F&M Stories
Dewey Lecturer Deciphers Our Changing World
From Latin America to Lancaster, Franklin & Marshall Professor of Biology Dan Ardia's ornithology research is recognized far beyond campus borders.
"We live in a changing world — one where the pace of change exceeds historical rates as we can best reconstruct them," Ardia said.
At a Feb. 10 Common Hour, Ardia discussed how animals interact with this changing world.
Ardia is the 2021 recipient of the Bradley R. Dewey Award for Outstanding Scholarship, a distinction awarded to a faculty member whose research efforts reflect and inspire excellence and enlightened teaching.
"Mass extinctions like we see now remake the geologic and the biological world. My research is focused on understanding how animals interact with this changing world," he said.

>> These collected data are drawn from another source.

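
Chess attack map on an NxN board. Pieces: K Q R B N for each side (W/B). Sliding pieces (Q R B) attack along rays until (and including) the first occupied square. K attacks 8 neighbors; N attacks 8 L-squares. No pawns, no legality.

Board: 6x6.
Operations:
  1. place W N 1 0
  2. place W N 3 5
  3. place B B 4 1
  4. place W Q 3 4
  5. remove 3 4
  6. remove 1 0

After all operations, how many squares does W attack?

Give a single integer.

Answer: 4

Derivation:
Op 1: place WN@(1,0)
Op 2: place WN@(3,5)
Op 3: place BB@(4,1)
Op 4: place WQ@(3,4)
Op 5: remove (3,4)
Op 6: remove (1,0)
Per-piece attacks for W:
  WN@(3,5): attacks (4,3) (5,4) (2,3) (1,4)
Union (4 distinct): (1,4) (2,3) (4,3) (5,4)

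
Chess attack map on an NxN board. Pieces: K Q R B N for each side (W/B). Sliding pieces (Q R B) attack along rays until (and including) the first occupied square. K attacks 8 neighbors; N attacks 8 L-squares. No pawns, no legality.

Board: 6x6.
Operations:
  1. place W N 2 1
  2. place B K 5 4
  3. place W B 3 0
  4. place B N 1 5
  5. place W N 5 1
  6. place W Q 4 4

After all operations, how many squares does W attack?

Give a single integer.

Op 1: place WN@(2,1)
Op 2: place BK@(5,4)
Op 3: place WB@(3,0)
Op 4: place BN@(1,5)
Op 5: place WN@(5,1)
Op 6: place WQ@(4,4)
Per-piece attacks for W:
  WN@(2,1): attacks (3,3) (4,2) (1,3) (0,2) (4,0) (0,0)
  WB@(3,0): attacks (4,1) (5,2) (2,1) [ray(-1,1) blocked at (2,1)]
  WQ@(4,4): attacks (4,5) (4,3) (4,2) (4,1) (4,0) (5,4) (3,4) (2,4) (1,4) (0,4) (5,5) (5,3) (3,5) (3,3) (2,2) (1,1) (0,0) [ray(1,0) blocked at (5,4)]
  WN@(5,1): attacks (4,3) (3,2) (3,0)
Union (23 distinct): (0,0) (0,2) (0,4) (1,1) (1,3) (1,4) (2,1) (2,2) (2,4) (3,0) (3,2) (3,3) (3,4) (3,5) (4,0) (4,1) (4,2) (4,3) (4,5) (5,2) (5,3) (5,4) (5,5)

Answer: 23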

The scientist has conducted research on four continents and recently led a $2.5-million federal grant to study the biology, ecology, reproduction and life history of migratory swallow species in the Americas. In Lancaster, he and his students have investigated the effects of urbanization and land-use patterns on the behavior of red foxes and other carnivores, as well as the effects of nest temperature on immune function and overall health on songbirds in Lancaster County Central Park.

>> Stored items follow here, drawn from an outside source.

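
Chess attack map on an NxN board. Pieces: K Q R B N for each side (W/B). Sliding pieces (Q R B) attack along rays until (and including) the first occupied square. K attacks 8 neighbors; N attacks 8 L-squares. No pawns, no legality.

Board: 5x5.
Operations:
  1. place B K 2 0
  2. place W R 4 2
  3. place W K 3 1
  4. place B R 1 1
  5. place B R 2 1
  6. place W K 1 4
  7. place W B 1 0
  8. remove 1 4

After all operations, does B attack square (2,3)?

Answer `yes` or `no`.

Answer: yes

Derivation:
Op 1: place BK@(2,0)
Op 2: place WR@(4,2)
Op 3: place WK@(3,1)
Op 4: place BR@(1,1)
Op 5: place BR@(2,1)
Op 6: place WK@(1,4)
Op 7: place WB@(1,0)
Op 8: remove (1,4)
Per-piece attacks for B:
  BR@(1,1): attacks (1,2) (1,3) (1,4) (1,0) (2,1) (0,1) [ray(0,-1) blocked at (1,0); ray(1,0) blocked at (2,1)]
  BK@(2,0): attacks (2,1) (3,0) (1,0) (3,1) (1,1)
  BR@(2,1): attacks (2,2) (2,3) (2,4) (2,0) (3,1) (1,1) [ray(0,-1) blocked at (2,0); ray(1,0) blocked at (3,1); ray(-1,0) blocked at (1,1)]
B attacks (2,3): yes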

He addressed three themes that underlie how organisms interact with our environment: rapid unpredictable change, novel environments that organisms might never have seen in evolutionary times, and increasingly fragmented landscapes.

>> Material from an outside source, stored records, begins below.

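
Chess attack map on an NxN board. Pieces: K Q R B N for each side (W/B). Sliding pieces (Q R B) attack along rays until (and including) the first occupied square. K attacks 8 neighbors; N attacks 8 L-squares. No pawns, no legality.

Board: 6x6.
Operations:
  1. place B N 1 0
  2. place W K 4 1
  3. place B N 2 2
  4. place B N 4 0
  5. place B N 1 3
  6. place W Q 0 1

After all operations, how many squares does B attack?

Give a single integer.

Answer: 16

Derivation:
Op 1: place BN@(1,0)
Op 2: place WK@(4,1)
Op 3: place BN@(2,2)
Op 4: place BN@(4,0)
Op 5: place BN@(1,3)
Op 6: place WQ@(0,1)
Per-piece attacks for B:
  BN@(1,0): attacks (2,2) (3,1) (0,2)
  BN@(1,3): attacks (2,5) (3,4) (0,5) (2,1) (3,2) (0,1)
  BN@(2,2): attacks (3,4) (4,3) (1,4) (0,3) (3,0) (4,1) (1,0) (0,1)
  BN@(4,0): attacks (5,2) (3,2) (2,1)
Union (16 distinct): (0,1) (0,2) (0,3) (0,5) (1,0) (1,4) (2,1) (2,2) (2,5) (3,0) (3,1) (3,2) (3,4) (4,1) (4,3) (5,2)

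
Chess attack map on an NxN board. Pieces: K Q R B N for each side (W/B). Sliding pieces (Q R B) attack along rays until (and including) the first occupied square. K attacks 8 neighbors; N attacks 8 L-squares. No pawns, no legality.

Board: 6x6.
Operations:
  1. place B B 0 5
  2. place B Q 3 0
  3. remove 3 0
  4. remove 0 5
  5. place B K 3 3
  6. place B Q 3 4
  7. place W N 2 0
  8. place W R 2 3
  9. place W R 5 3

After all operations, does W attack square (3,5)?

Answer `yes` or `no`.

Answer: no

Derivation:
Op 1: place BB@(0,5)
Op 2: place BQ@(3,0)
Op 3: remove (3,0)
Op 4: remove (0,5)
Op 5: place BK@(3,3)
Op 6: place BQ@(3,4)
Op 7: place WN@(2,0)
Op 8: place WR@(2,3)
Op 9: place WR@(5,3)
Per-piece attacks for W:
  WN@(2,0): attacks (3,2) (4,1) (1,2) (0,1)
  WR@(2,3): attacks (2,4) (2,5) (2,2) (2,1) (2,0) (3,3) (1,3) (0,3) [ray(0,-1) blocked at (2,0); ray(1,0) blocked at (3,3)]
  WR@(5,3): attacks (5,4) (5,5) (5,2) (5,1) (5,0) (4,3) (3,3) [ray(-1,0) blocked at (3,3)]
W attacks (3,5): no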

Early in his career at F&M, Ardia received a large award through a National Science Foundation program called Partnerships for International Research and Education. The grant allowed Ardia and fellow scientists to spend six years studying swallows across Latin America and Canada.
"This was an enormous collaborative venture with dozens of field assistants, to whom myself and [others] owe an enormous debt of gratitude. Many of those assistants were F&M students who traveled the world studying swallows and learning how to do international research," Ardia said.
The professor ended his Dewey lecture with a shift to environments closer to F&M's campus.
Since 2016, Ardia and his students have collected more than 660 camera placements across Lancaster and York counties.
"It has been all I could hope as the students involved have really had an invaluable opportunity to see a field biology project right from planning all the way to data collection, data management, and hopefully long-term data that is useful to local conservation," Ardia said.